On one particular morning, sometime in February I believe, I came in to find that the right side of the headset wasn't working.  The morning went along uneventfully despite the technical handicap, until 11 a.m. when I went to patch in the second church service of the morning from Plymouth Congregational.  I had given the top of the hour ID's on both stations and bent over to reroute some plugs needed to bring the church service's signal into the audio board.  I couldn't hear a thing.  I kept plugging and unplugging forgetting about the headset problem unable to hear the church service.

That's when the vulgarites started falling out of my mouth.  I think it went along the lines of, I hate this fucking shit, I fucking want to go home.  As the obscenities spewed out of my mouth across the glass newsman Dale Martens, who had arrived for his shift, began pounding on the glass, pointing to the red light that loomed above my head.  I looked up and sheepishly realized what had happened.  I closed the microphone and sure enough the church service was up and running.

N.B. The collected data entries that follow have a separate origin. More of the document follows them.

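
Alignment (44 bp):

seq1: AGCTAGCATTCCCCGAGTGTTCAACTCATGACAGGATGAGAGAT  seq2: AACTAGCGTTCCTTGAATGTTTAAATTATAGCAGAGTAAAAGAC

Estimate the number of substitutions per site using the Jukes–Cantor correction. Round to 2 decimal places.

0.45

The sequences differ at 15 of 44 sites, so p = 15/44 ≈ 0.340909.
d = −(3/4) ln(1 − 4p/3) = −0.75 ln(1 − 0.454545) = −0.75 ln(0.545455)
  = −0.75 × (-0.606135) = 0.454601 substitutions/site.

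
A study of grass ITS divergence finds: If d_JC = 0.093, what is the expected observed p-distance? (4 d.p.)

p = (3/4)(1 − e^(−4d/3)) = 0.75 × (1 − e^(-0.124)) = 0.75 × (1 − 0.883380) = 0.087465.

0.0875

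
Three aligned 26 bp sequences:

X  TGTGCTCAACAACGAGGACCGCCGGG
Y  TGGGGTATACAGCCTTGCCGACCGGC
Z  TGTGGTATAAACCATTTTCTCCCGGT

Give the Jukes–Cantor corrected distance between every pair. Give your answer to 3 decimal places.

X–Y: 12/26 sites differ → p ≈ 0.461538, d = −0.75 ln(1 − 0.615384) = 0.716632 ≈ 0.717.
X–Z: 13/26 sites differ → p = 0.5, d = −0.75 ln(1 − 0.666667) = 0.823960 ≈ 0.824.
Y–Z: 9/26 sites differ → p ≈ 0.346154, d = −0.75 ln(1 − 0.461539) = 0.464280 ≈ 0.464.

d(X,Y) = 0.717, d(X,Z) = 0.824, d(Y,Z) = 0.464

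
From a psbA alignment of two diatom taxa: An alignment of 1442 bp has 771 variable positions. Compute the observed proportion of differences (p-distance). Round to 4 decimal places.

p = 771/1442 = 0.534674… ≈ 0.5347 (to 4 d.p.).

0.5347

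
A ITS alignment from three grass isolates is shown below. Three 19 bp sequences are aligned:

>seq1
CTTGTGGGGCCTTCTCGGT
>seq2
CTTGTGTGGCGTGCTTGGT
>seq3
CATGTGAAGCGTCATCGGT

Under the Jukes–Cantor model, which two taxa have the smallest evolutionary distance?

seq1–seq2: 4/19 differ, p = 0.211, d = 0.247.
seq1–seq3: 6/19 differ, p = 0.316, d = 0.410.
seq2–seq3: 6/19 differ, p = 0.316, d = 0.410.
The smallest distance is between seq1 and seq2.

seq1 and seq2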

Dale was a young radio pro.  He took it in stride.  I openly wondered how long it would be before station general manager Hank Booth would fire me.  I certainly figured I had it coming.  I certainly hadn't impressed him or station operations chief Bob Newton during my short tenure at the station.  I think they saw me as something of an unkempt hippie, who was pretty much clueless.  They weren't too far off.

Monday came and nary a word came my way about the swearing incident.  A week passed, then a month and still no one had said a thing about the cussing incident.  It was about six weeks to two months later when Hank finally summoned me into his office.  When he did I didn't even have the church service on my mind.

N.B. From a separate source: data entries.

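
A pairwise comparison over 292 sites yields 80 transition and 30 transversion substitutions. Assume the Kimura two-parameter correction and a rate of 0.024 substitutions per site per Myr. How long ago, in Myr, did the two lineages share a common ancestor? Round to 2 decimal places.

12.15

P = 80/292 ≈ 0.273973 and Q = 30/292 ≈ 0.10274.
Under the Kimura two-parameter model, d = −½ ln(1 − 2P − Q) − ¼ ln(1 − 2Q).
1 − 2P − Q = 0.349314, giving −½ ln(0.349314) = 0.525892.
1 − 2Q = 0.79452, giving −¼ ln(0.79452) = 0.057504.
d = 0.525892 + 0.057504 = 0.583396.
Under a molecular clock d = 2μt, so t = d/(2μ) = 0.583396 / (2 × 0.024) = 12.15 Myr.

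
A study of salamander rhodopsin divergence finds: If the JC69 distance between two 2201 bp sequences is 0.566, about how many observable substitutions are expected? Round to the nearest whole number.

875

Invert JC69: p = (3/4)(1 − e^(−4d/3)) = 0.75 × (1 − e^(-0.754667)) = 0.75 × (1 − 0.470167) = 0.397375.
Expected differing sites = pL ≈ 0.397375 × 2201 = 874.622375 ≈ 875.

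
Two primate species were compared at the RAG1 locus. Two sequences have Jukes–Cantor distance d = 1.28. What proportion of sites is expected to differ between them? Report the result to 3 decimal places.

0.614

p = (3/4)(1 − e^(−4d/3)) = 0.75 × (1 − e^(-1.706667)) = 0.75 × (1 − 0.181470) = 0.613898.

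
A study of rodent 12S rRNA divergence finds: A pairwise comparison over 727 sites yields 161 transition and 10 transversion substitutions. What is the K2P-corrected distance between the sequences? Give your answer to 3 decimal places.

0.312

P = 161/727 ≈ 0.221458 and Q = 10/727 ≈ 0.013755.
Under the Kimura two-parameter model, d = −½ ln(1 − 2P − Q) − ¼ ln(1 − 2Q).
1 − 2P − Q = 0.543329, giving −½ ln(0.543329) = 0.305020.
1 − 2Q = 0.97249, giving −¼ ln(0.97249) = 0.006974.
d = 0.305020 + 0.006974 = 0.311994.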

Hank cut right to the chase, "What's this I hear about you swearing during the Plymouth Congregational Church Service?"  I looked him in the eye, confessed my sins and told him why it happened but said it still wasn't an excuse.  He looked at me, shook his head and said, "Don't ever let it happen again." 

Serendipity and grad school found me in that exact same job 17 years later.  I no longer had to contend with running both the FM and AM side but I was working as a DJ for KLWN AM on that same 6 a.m. to 1 p.m. shift.  My second weekend morning on the job severe weather swept through the area and I handled it with reports from citizens, advising people of the danger and doing all of the things I had learned in 17 years as a television producer and news manager.

The next evening when I came in for my shift Bob Newton stuck his head in the door of the control room and said something to the effect, "You got good."  It's probably the best compliment I ever received in my 30 plus years in the business.  In fact, the next time the station expected a severe weather event I was invited to man the control room board.

My outburst didn't earn me an appearance on The Today Show or David Letterman and I'm fine with that.  Swearing on the air happens.  A once in a lifetime slip shouldn't cost anyone a job.